By Gene Munster and Will Thompson of Loup Ventures
This week Tesla announced a new Model 3 configuration, shifting the lowest-price Model 3 option from $49,000 to $45,000. The new option has an all-new “mid-range” battery pack and is only available in rear-wheel drive.
- This is a sign that Model 3 production has stabilized.
- The timing of lower-ASP configurations is also likely a sign that the company is improving manufacturing yields. This allows Tesla to effectively lower the price while inching overall Model 3 gross margins higher.
- We expect the company will continue to target 20% Model 3 gross margins for the Dec-18 quarter.
- We expect the $35k base configuration to be available within the next 4-6 months, generally coinciding with reaching a production run rate of 10k Model 3s per week (currently about 5-6k per week).
- This change is good for Model 3 demand in Dec-18 and a potential headwind for demand in Mar-18 due to the fading US tax credit.

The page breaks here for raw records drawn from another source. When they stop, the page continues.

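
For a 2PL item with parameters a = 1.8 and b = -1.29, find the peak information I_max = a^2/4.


For 2PL, max info at theta = b = -1.29
I_max = a^2 / 4 = 1.8^2 / 4
= 3.24 / 4
I_max = 0.81

0.81


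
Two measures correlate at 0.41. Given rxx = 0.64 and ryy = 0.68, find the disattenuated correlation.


r_corrected = rxy / sqrt(rxx * ryy)
= 0.41 / sqrt(0.64 * 0.68)
= 0.41 / sqrt(0.4352)
= 0.41 / 0.659697
r_corrected = 0.6215

0.6215


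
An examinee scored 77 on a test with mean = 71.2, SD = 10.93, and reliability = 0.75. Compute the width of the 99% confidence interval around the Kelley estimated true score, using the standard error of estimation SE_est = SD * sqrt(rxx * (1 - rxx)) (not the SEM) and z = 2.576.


True score estimate = 0.75*77 + 0.25*71.2 = 75.55
SE_est = SD * sqrt(rxx * (1 - rxx)) = 10.93 * sqrt(0.75 * 0.25) = 10.93 * sqrt(0.1875) = 4.732829
CI = T_est +/- z * SE_est, so width = 2 * z * SE_est = 2 * 2.576 * 4.732829
Width = 24.3835

24.3835


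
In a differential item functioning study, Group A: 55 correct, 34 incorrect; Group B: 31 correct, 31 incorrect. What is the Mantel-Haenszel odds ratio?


Odds_A = 55/34 = 1.6176
Odds_B = 31/31 = 1.0
OR = Odds_A / Odds_B = 1.6176 / 1.0
Exactly, OR = (55 * 31) / (34 * 31) = 1705 / 1054
OR = 1.6176

1.6176


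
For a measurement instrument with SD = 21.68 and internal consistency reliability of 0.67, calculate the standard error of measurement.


SEM = SD * sqrt(1 - rxx)
SEM = 21.68 * sqrt(1 - 0.67)
SEM = 21.68 * sqrt(0.33) = 21.68 * 0.574456
SEM = 12.4542

12.4542


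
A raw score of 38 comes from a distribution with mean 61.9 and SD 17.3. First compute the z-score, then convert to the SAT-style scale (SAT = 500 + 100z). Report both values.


z = (X - mean) / SD = (38 - 61.9) / 17.3
z = -23.9 / 17.3
z = -1.3815
SAT-scale = SAT = 500 + 100z
Carry z at full precision (z = -23.9 / 17.3) into the conversion:
SAT-scale = 500 + 100 * (-23.9 / 17.3) = 500 + -2390 / 17.3
SAT-scale = 500 + -138.1503
SAT-scale = 361.8497

361.8497


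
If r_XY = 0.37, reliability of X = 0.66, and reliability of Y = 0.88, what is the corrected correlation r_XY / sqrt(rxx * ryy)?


r_corrected = rxy / sqrt(rxx * ryy)
= 0.37 / sqrt(0.66 * 0.88)
= 0.37 / sqrt(0.5808)
= 0.37 / 0.762102
r_corrected = 0.4855

0.4855


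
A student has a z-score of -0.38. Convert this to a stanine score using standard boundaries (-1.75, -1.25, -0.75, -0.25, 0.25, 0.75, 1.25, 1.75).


Stanine boundaries: [-1.75, -1.25, -0.75, -0.25, 0.25, 0.75, 1.25, 1.75]
z = -0.38
Check each boundary:
  z >= -1.75 -> could be stanine 2
  z >= -1.25 -> could be stanine 3
  z >= -0.75 -> could be stanine 4
  z < -0.25
  z < 0.25
  z < 0.75
  z < 1.25
  z < 1.75
Highest qualifying boundary gives stanine = 4

4


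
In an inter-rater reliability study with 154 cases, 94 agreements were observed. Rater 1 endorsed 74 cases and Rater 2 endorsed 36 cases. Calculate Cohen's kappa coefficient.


P_o = 94/154 = 0.61039
P_e = (74*36 + 80*118) / 23716 = 0.510373
kappa = (P_o - P_e) / (1 - P_e)
kappa = (0.61039 - 0.510373) / (1 - 0.510373)
kappa = 0.2043

0.2043


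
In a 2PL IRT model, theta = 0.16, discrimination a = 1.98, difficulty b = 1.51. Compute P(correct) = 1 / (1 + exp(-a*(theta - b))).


a*(theta - b) = 1.98 * (0.16 - 1.51) = -2.673
exp(--2.673) = 14.4834
P = 1 / (1 + 14.4834)
P = 0.0646

0.0646


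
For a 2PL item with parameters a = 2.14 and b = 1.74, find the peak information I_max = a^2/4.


For 2PL, max info at theta = b = 1.74
I_max = a^2 / 4 = 2.14^2 / 4
= 4.5796 / 4
I_max = 1.1449

1.1449


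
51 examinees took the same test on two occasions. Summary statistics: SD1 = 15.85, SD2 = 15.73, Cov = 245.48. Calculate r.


r = cov(X,Y) / (SD_X * SD_Y)
r = 245.48 / (15.85 * 15.73)
r = 245.48 / 249.3205
r = 0.9846

0.9846


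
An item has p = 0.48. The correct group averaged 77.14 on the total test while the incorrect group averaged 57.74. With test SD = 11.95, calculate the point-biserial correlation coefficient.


q = 1 - p = 0.52
rpb = ((M1 - M0) / SD) * sqrt(p * q)
rpb = ((77.14 - 57.74) / 11.95) * sqrt(0.48 * 0.52)
rpb = 0.8111

0.8111


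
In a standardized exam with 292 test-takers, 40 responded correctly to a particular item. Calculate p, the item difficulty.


Item difficulty p = number correct / total examinees
p = 40 / 292
p = 0.137

0.137


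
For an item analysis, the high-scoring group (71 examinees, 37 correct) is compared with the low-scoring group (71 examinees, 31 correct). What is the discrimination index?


p_upper = 37/71 = 0.5211
p_lower = 31/71 = 0.4366
D = 0.5211 - 0.4366 = 0.0845

0.0845


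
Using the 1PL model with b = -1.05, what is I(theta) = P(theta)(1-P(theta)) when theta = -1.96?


P = 1/(1+exp(-(-1.96--1.05))) = 0.287
I = P*(1-P) = 0.287 * 0.713
I = 0.2046

0.2046


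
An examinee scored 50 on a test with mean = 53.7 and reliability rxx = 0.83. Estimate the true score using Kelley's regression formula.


T_est = rxx * X + (1 - rxx) * mean
T_est = 0.83 * 50 + 0.17 * 53.7
T_est = 41.5 + 9.129
T_est = 50.629

50.629


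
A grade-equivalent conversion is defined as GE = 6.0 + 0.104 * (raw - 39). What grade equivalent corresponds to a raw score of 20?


raw - median = 20 - 39 = -19
slope * diff = 0.104 * -19 = -1.976
GE = 6.0 + -1.976
GE = 4.024

4.024


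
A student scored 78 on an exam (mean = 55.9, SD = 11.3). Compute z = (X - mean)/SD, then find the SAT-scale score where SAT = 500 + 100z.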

- Tesla also dropped the $3k “full self-driving” option from the configurator. This is a powerful sign that the company misjudged the timeline to full autonomy. This may result in refunding the relatively few owners that have purchased this option. We don’t see this having a measurable impact on the balance sheet.
Why Limit Configurations?
To reach a $45K base model, Tesla shifted the rear-wheel drive configuration from the long range to a mid-range battery. Importantly, you can no longer configure a rear-wheel drive Model 3 with a long-range battery. This is noteworthy, given it is a subtle example of how optimizing for manufacturing simplicity can lay the groundwork for improving output and profitability.
Tax Credit Impact
After the full US tax credit of $7,500, the new lowest-price Model 3 costs $37,500. Previously, the lowest-price model after the full tax credit was $41,500. The US tax credit will begin to fade starting in 2019, first to $3,750 for the first 6 months, then to $1,875 for the remainder of 2019, going away completely at the end of the year. This, coupled with a new lowest-price Model 3 below $40,000, will pull demand into the Dec-18 quarter, potentially resulting in a demand headwind for Mar-1. Tesla will most likely offset some of this headwind by working through the international order book, where they have more control over the mix.